Allí aparecen registrados nombre del operador, del barco en el caso de los puertos, de la estación en el caso de los ferrocarriles, el tipo de cereal que se cargaba y las cantidades del mismo.
“Resulta muy llamativa la diferencia de volúmenes de las cargas de maíz con respecto a los demás cereales, significando más del 60 por ciento de los embarques mencionados en este libro”, destacaron. Trigo, lino, nabo, cebada y centeno completan el listado de cereales que figuran allí.
Respecto a la mesa de entradas municipal, recuperaron registros desde enero de 1887 hasta noviembre de 1891.

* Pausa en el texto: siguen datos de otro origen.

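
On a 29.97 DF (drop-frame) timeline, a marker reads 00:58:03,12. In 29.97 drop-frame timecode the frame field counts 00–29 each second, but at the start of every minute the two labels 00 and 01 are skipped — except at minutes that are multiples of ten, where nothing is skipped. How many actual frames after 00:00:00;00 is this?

Complete 10-minute blocks: 5, each 17982 frames → 89910.
Remaining 8 whole minutes in the current block: 1800 + 7 × 1798 = 14386 frames.
Within the current minute: 3 × 30 + 12 − 2 = 100 (labels ;00/;01 skipped at this minute). Total = 89910 + 14386 + 100 = 104396.

104396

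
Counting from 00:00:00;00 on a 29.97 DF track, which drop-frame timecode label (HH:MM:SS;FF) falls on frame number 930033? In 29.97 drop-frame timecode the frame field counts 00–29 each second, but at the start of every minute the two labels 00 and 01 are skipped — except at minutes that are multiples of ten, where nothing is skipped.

08:37:12;05

Each 10-minute DF block holds 10 × 60 × 30 − 9 × 2 = 17982 frames. 930033 ÷ 17982 → 51 full blocks, remainder 12951.
Within the partial block the first minute is 1800 frames and each further minute 1798, so 7 further minute boundaries passed. Total skipped labels = 18 × 51 + 2 × 7 = 932.
Non-drop label index = 930033 + 932 = 930965; at 30 labels/s that is 08:37:12:05, i.e. DF 08:37:12;05.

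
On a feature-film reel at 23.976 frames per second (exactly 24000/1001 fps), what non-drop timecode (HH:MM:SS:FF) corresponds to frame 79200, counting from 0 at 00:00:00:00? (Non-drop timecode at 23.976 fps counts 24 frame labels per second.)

00:55:00:00

79200 ÷ 24 = 3300 full seconds, remainder 0 frames.
3300 s = 0 h 55 min 0 s.
Timecode: 00:55:00:00.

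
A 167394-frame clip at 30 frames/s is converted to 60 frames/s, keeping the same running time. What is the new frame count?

Target frames = source frames × (target rate / source rate) = 167394 × (60)/(30) = 167394 × 2 = 334788.

334788 frames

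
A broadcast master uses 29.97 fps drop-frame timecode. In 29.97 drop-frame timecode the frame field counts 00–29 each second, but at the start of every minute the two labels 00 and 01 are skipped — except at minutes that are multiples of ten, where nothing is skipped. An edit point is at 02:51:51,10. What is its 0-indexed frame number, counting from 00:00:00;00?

309032

Complete 10-minute blocks: 17, each 17982 frames → 305694.
Remaining 1 whole minute in the current block: 1800 + 0 × 1798 = 1800 frames.
Within the current minute: 51 × 30 + 10 − 2 = 1538 (labels ;00/;01 skipped at this minute). Total = 305694 + 1800 + 1538 = 309032.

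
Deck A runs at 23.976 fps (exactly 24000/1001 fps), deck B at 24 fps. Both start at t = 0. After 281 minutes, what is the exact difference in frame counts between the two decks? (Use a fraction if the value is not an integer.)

404640/1001 frames

281 min = 16860 s.
A emits 24000/1001 × 16860 = 404640000/1001 frames; B emits 24 × 16860 = 404640.
Difference = 404640/1001 frames (≈ 404.2358); B is ahead of A.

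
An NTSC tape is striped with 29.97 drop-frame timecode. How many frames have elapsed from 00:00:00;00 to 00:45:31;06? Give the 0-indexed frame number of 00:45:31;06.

Complete 10-minute blocks: 4, each 17982 frames → 71928.
Remaining 5 whole minutes in the current block: 1800 + 4 × 1798 = 8992 frames.
Within the current minute: 31 × 30 + 6 − 2 = 934 (labels ;00/;01 skipped at this minute). Total = 71928 + 8992 + 934 = 81854.

81854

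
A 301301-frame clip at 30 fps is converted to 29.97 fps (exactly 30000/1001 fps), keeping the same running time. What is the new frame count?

301000 frames

Target frames = source frames × (target rate / source rate) = 301301 × (30000/1001)/(30) = 301301 × 1000/1001 = 301000.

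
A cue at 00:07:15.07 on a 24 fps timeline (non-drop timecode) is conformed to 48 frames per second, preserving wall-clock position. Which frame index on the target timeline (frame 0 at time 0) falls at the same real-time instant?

frame 20894

Source frame index: (0×3600 + 7×60 + 15) × 24 + 7 = 10447.
Real time: 10447 / (24) = 10447/24 s.
Target frame: (10447/24) × (48) = 20894.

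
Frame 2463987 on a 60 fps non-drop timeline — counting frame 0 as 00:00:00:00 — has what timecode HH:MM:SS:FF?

11:24:26:27

2463987 ÷ 60 = 41066 full seconds, remainder 27 frames.
41066 s = 11 h 24 min 26 s.
Timecode: 11:24:26:27.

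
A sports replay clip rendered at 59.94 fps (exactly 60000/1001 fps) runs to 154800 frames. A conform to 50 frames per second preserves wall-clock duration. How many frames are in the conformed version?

Target frames = source frames × (target rate / source rate) = 154800 × (50)/(60000/1001) = 154800 × 1001/1200 = 129129.

129129 frames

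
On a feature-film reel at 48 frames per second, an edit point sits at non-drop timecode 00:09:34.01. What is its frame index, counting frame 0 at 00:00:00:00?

frame 27553

Total seconds to the label: (0 × 3600 + 9 × 60 + 34) = 574.
Frame index = 574 × 48 + 1 = 27553.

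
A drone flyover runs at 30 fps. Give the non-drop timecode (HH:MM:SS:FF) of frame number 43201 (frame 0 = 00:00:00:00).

00:24:00:01

43201 ÷ 30 = 1440 full seconds, remainder 1 frame.
1440 s = 0 h 24 min 0 s.
Timecode: 00:24:00:01.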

En él se exhiben notas originadas por instituciones, fuerzas de seguridad, estamentos gubernamentales, vecinos, comerciantes, etc. Es decir, la vida diaria del municipio tal como sucede en la actualidad pero con las particularidades de la época.
“Por ejemplo, en enero de 1891 se observa un pedido de los dueños de bares con billares para que se reduzca el costo de las patentes a esa actividad”, detallaron.
Aparecen notas donde diferentes municipalidades de la provincia anuncian al Municipio de San Pedro su organización y comienzo de su funcionamiento, así como otras provenientes de Juzgados de Paz, Cámara de Diputados, Ministerio de Gobierno de la Provincia, Dirección General de Escuelas, etc.